Bref 2 porte des sous-entendus idéologiques en retard avec l’époque et un message de développement personnel en phase avec l’époque. On nous fait comprendre que le gagnant des temps modernes, son frère, est un homosexuel marié et bon-chic-bon-genre dénué de passions en dehors de consommations matérielles tout droit issues de GQ, « fasciné par Excel ». Le personnage principal, le perdant est un adulescent sans compétence aucune et pour seul centre d’intérêt culturel les mangas. On est ainsi bloqués dans les années 2010 : la décennie du covid a fait du manga et de l’anime un phénomène central, majeur, incroyablement lucratif, en tête d’affiche sur les plateformes de streaming, pendant que l’économie secrétariale est terriblement menacée par l’essor rapide de ChatGpt, Grok, et autres chatbots. L’ironie est qu’à la fin de la série, son frère l’aide à créer son entreprise dans ce domaine, tout particulièrement porteur, pendant que le sien s’apprête à entrer dans un déclin sans précédent que personne ne comprend vraiment. En vérité, à une ère d’accélération technologique et de régression mentale, où les films de super-héros et les mangas connaissent un engouement fulgurant, où les professeurs de philosophie et autres créateurs de contenu érigent les personnages de fiction en prophètes et leurs histoires en paraboles, le personnage principal de Bref 2 n’a jamais été aussi bien placé pour réussir, malgré ses failles évidentes.
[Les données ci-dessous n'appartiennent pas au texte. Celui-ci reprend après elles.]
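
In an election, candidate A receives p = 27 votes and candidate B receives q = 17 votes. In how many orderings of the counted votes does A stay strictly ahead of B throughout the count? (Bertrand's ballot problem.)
Strict-lead orderings = 155989499540

Total orderings of the 44 votes with 27 for A: C(44, 27) = 686353797976. By the Bertrand ballot formula (Cycle Lemma / reflection principle), the number of orderings in which A is strictly ahead of B throughout is (p − q)/(p + q) · C(p + q, p) = (27 − 17)/(27 + 17) · 686353797976 = 155989499540.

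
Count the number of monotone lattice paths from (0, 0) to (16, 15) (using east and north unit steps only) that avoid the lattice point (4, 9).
Number of paths = 287266935

Total paths from (0, 0) to (16, 15): C(31, 16) = 300540195. Paths through (4, 9): (paths (0, 0) → (4, 9)) × (paths (4, 9) → (16, 15)) = C(13, 4) · C(18, 12) = 715 · 18564 = 13273260. Avoidance count = 300540195 − 13273260 = 287266935.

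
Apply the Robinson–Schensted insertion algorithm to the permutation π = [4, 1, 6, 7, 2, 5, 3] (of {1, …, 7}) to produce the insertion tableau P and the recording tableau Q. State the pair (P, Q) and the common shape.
P = [1, 2, 3] / [4, 5, 7] / [6];  Q = [1, 3, 4] / [2, 5, 6] / [7];  common shape = (3, 3, 1)

Row-insert the values π_1, π_2, … into P one at a time, bumping the leftmost entry strictly greater than the inserted value down to the next row. The recording tableau Q records, in position (i, j), the step at which that cell was added to P.
  Insert 4 (step 1): P = [4];  Q = [1]
  Insert 1 (step 2): P = [1] / [4];  Q = [1] / [2]
  Insert 6 (step 3): P = [1, 6] / [4];  Q = [1, 3] / [2]
  Insert 7 (step 4): P = [1, 6, 7] / [4];  Q = [1, 3, 4] / [2]
  Insert 2 (step 5): P = [1, 2, 7] / [4, 6];  Q = [1, 3, 4] / [2, 5]
  Insert 5 (step 6): P = [1, 2, 5] / [4, 6, 7];  Q = [1, 3, 4] / [2, 5, 6]
  Insert 3 (step 7): P = [1, 2, 3] / [4, 5, 7] / [6];  Q = [1, 3, 4] / [2, 5, 6] / [7]
Final shape: (3, 3, 1).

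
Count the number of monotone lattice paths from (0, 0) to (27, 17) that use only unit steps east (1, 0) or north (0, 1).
Number of paths = 686353797976

A monotone lattice path from (0, 0) to (27, 17) consists of 27 east steps and 17 north steps in some order, so it is determined by which 27 of the 44 steps are east. The count is C(44, 27) = 686353797976.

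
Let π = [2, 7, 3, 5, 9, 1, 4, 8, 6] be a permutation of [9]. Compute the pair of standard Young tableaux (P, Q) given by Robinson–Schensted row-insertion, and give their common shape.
P = [1, 3, 4, 6] / [2, 5, 8] / [7, 9];  Q = [1, 2, 4, 5] / [3, 7, 8] / [6, 9];  common shape = (4, 3, 2)

Row-insert the values π_1, π_2, … into P one at a time, bumping the leftmost entry strictly greater than the inserted value down to the next row. The recording tableau Q records, in position (i, j), the step at which that cell was added to P.
  Insert 2 (step 1): P = [2];  Q = [1]
  Insert 7 (step 2): P = [2, 7];  Q = [1, 2]
  Insert 3 (step 3): P = [2, 3] / [7];  Q = [1, 2] / [3]
  Insert 5 (step 4): P = [2, 3, 5] / [7];  Q = [1, 2, 4] / [3]
  Insert 9 (step 5): P = [2, 3, 5, 9] / [7];  Q = [1, 2, 4, 5] / [3]
  Insert 1 (step 6): P = [1, 3, 5, 9] / [2] / [7];  Q = [1, 2, 4, 5] / [3] / [6]
  Insert 4 (step 7): P = [1, 3, 4, 9] / [2, 5] / [7];  Q = [1, 2, 4, 5] / [3, 7] / [6]
  Insert 8 (step 8): P = [1, 3, 4, 8] / [2, 5, 9] / [7];  Q = [1, 2, 4, 5] / [3, 7, 8] / [6]
  Insert 6 (step 9): P = [1, 3, 4, 6] / [2, 5, 8] / [7, 9];  Q = [1, 2, 4, 5] / [3, 7, 8] / [6, 9]
Final shape: (4, 3, 2).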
Mais encore, le message de la série le plus retenu par les spectateurs, à raison, est que le personnage principal tire une forte leçon de la vie de son voisin Jean-Jacques (Jean-Paul Rouve), qui, après une rupture « avait besoin de s’asseoir pendant 30 secondes, s’est assis pendant vingt ans ». Il est parfaitement cohérent que ce message soit le plus retenu par les spectateurs : c’est celui qui représente le mieux une époque où les podcasts incitants à la financiarisation et à l’entreprenariat sont les plus visibles. Notre époque où le salariat meurt, nos années folles avaient besoin d’un tel message : on ne peut plus subir sa vie en 2025, on le pouvait en 2012.


Si Bref 2 peut être bien pénible, ses concepteurs ont réussi leur pari : les spectateurs ont été tour à tour nostalgiques, nauséeux mais aussi et surtout mis en branle par une série qui va les préparer à des changements de société qu’ils n’étaient, qu’ils ne sont pas forcément capables de digérer, ni même de remarquer.